Delegitimizing Israel What the Mideast conflict has wrought. NRO
— Saul Singer is editorial-page editor of the Jerusalem Post and author of Confronting Jihad: Israel's Struggle and the World After 9/11.
The words "collateral damage" bring to mind laconic American or Israeli military briefers lamenting the unintentional victims of their operations. Rarely considered, however, is the collateral damage not of a missile, but of the Arab-Israeli conflict as a whole. It is vast, and unlike its military counterpart, its victims are largely responsible for inflicting it.
For example, the world has come to accept the U.N.'s undisguised bias against Israel as a normal part of the political landscape. It is assumed that this quirk of international relations is a problem only for its intended victim, Israel. "Unfair perhaps," the nations of the world say to themselves, "but all for a good cause — to help those downtrodden Palestinians."
That indulging terror has hurt, not helped, the Palestinians should by now be fairly obvious. Less clear is how the international community can be so oblivious to the terrible impact the anti-Israel obsession has had on the causes of human rights, freedom, and world peace.
The most extreme case of this was the recent decision by the U.N. General Assembly to refer the case of Israel's security fence to the International Court of Justice (ICJ). The question at hand was not really the fence, but whether the Arab bloc, having transformed everything from the U.N. Human Rights Commission to the Durban anti-racism conference into anti-Israel vehicles, would be able to do the same to the ICJ.
Luckily, a quasi-rebellion was sparked among the usual suspects, so that instead of the typical near-unanimous vote, the measure failed to receive an absolute majority among the 189 member states. In what Israel termed a "moral victory," the vote was 90 in favor, 8 against, with 74 abstentions, including most of Europe.
While the European community mumbled something about the ICJ not being the appropriate forum to duke out the Arab-Israeli conflict, it was left to Singapore and Uganda, of all countries, to say what many nations evidently believed. To establish his bona fides, the Singaporean ambassador began by pointing out that he had voted for the Palestinian position on all 17 anti-Israel resolutions that had passed in the last U.N. session. But "as a small state," the ambassador explained impudently, "we rely upon the integrity of international law, of which the ICJ is one of the most important pillars... This should be settled by negotiation among the parties concerned."

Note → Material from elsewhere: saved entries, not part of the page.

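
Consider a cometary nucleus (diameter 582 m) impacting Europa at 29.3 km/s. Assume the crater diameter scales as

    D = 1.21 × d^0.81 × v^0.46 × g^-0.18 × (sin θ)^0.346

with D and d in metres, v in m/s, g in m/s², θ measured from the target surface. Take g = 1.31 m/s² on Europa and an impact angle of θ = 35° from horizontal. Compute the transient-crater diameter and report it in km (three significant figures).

In SI units: v = 29300 m/s.
d^0.81 = 582^0.81 = 173.6
v^0.46 = 29300^0.46 = 113.4
g^-0.18 = 1.31^-0.18 = 0.9526
(sin 35°)^0.346 = 0.5736^0.346 = 0.8250
D = 1.21 × 173.6 × 113.4 × 0.9526 × 0.8250 = 18720 m
   = 18.72 km

D ≈ 18.7 km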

Similarly, the Ugandan ambassador said that rather than going to the court, the road map "should be given a chance." Resolutions that "condemn one side would only harden attitudes" and "would not serve the cause of peace." Finally he warned against "politicizing the court" and accused resolution proponents of "forum shopping when there is already a mechanism to address the issue."

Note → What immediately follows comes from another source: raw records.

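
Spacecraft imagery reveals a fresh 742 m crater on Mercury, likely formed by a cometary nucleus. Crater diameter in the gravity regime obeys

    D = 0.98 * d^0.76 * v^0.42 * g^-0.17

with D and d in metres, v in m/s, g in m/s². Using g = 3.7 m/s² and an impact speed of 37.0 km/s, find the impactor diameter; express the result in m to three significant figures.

d ≈ 24.6 m

Rearranging for d: d = [D / (0.98 · 37000^0.42 · 3.7^-0.17)]^(1/0.76).
37000^0.42 = 82.92
3.7^-0.17 = 0.8006
Denominator = 0.98 × 82.92 × 0.8006 = 65.06
D / 65.06 = 742 / 65.06 = 11.40
d = 11.40^(1/0.76) = 11.40^1.3158 = 24.59 m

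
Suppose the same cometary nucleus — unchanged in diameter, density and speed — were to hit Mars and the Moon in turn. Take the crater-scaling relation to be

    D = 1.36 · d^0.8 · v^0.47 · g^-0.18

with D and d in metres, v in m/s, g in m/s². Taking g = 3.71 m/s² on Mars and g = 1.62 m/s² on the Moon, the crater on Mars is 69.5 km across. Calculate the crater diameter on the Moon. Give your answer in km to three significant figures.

D ≈ 80.7 km

All impactor-dependent factors cancel in the ratio, leaving D_Moon/D_Mars = (g_Moon/g_Mars)^-0.18.
(1.62/3.71)^-0.18 = 0.4367^-0.18 = 1.161
D_Moon = 1.161 × 69.5 km = 80.7 km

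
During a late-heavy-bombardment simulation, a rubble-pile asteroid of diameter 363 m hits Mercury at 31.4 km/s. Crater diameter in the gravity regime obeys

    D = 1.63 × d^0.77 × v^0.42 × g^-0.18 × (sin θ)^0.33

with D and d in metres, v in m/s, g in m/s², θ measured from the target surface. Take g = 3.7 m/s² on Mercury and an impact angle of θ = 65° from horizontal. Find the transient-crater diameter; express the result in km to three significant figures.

In SI units: v = 31400 m/s.
d^0.77 = 363^0.77 = 93.57
v^0.42 = 31400^0.42 = 77.39
g^-0.18 = 3.7^-0.18 = 0.7902
(sin 65°)^0.33 = 0.9063^0.33 = 0.9681
D = 1.63 × 93.57 × 77.39 × 0.7902 × 0.9681 = 9030 m
   = 9.030 km

D ≈ 9.03 km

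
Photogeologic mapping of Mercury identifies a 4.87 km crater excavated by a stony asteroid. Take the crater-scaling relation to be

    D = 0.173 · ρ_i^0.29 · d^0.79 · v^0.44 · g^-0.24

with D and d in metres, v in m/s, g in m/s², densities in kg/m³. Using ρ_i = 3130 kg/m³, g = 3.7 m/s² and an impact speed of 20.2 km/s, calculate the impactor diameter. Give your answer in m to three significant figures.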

It is a measure of how corrupted such forums have become that so many countries — even those clearly opposed to the politicization of yet another international institution — could not bring themselves to lift their hands to stop it, even when their own interests were at stake. But what explanation is there for the silence among the non-governmental community, which claims to care about international law and human rights?
In southern Sudan, for example, over two million people have died in a civil war raging since 1983. Over the years some 40 aid agencies have operated in the region to help the five million people who live there, some 80 percent of whom have been displaced by the war. The agencies have begged someone — the U.N., Europe, anyone — to get involved in resolving the conflict rather than just sending food. In one such call in late 1998, for example, the U.S. Committee for Refugees warned that the Sudanese government was systematically blocking food shipments in a "deliberate strategy...to depopulate large parts of southern Sudan."
Yet even with these very real human-rights abuses, who gets hauled before a "special emergency session" of the U.N., the U.N. Human Rights Commission, and now the ICJ? Israel, for building a fence to stop suicide bombers. Israelis, naturally, tend to focus on the unfairness of this. But where are Amnesty International and Human Rights Watch as all the air gets sucked out of international aid institutions, which have almost no time for anything but Israel-bashing?
The primary collateral damage of the Arab-Israeli conflict is that it has given tyrants the world over a breather, and disenfranchised millions who look to the international community for survival and defense. By helping the ICJ to punt rather than decide against Israel, NGOs and governments have a rare chance to save one limb of the international body. Those who miss this opportunity are complicit not only in a campaign by tyrannies to delegitimize a besieged democracy, but also in an effort that, by gutting the international system, creates a convenient distraction for human-rights abusers the world over.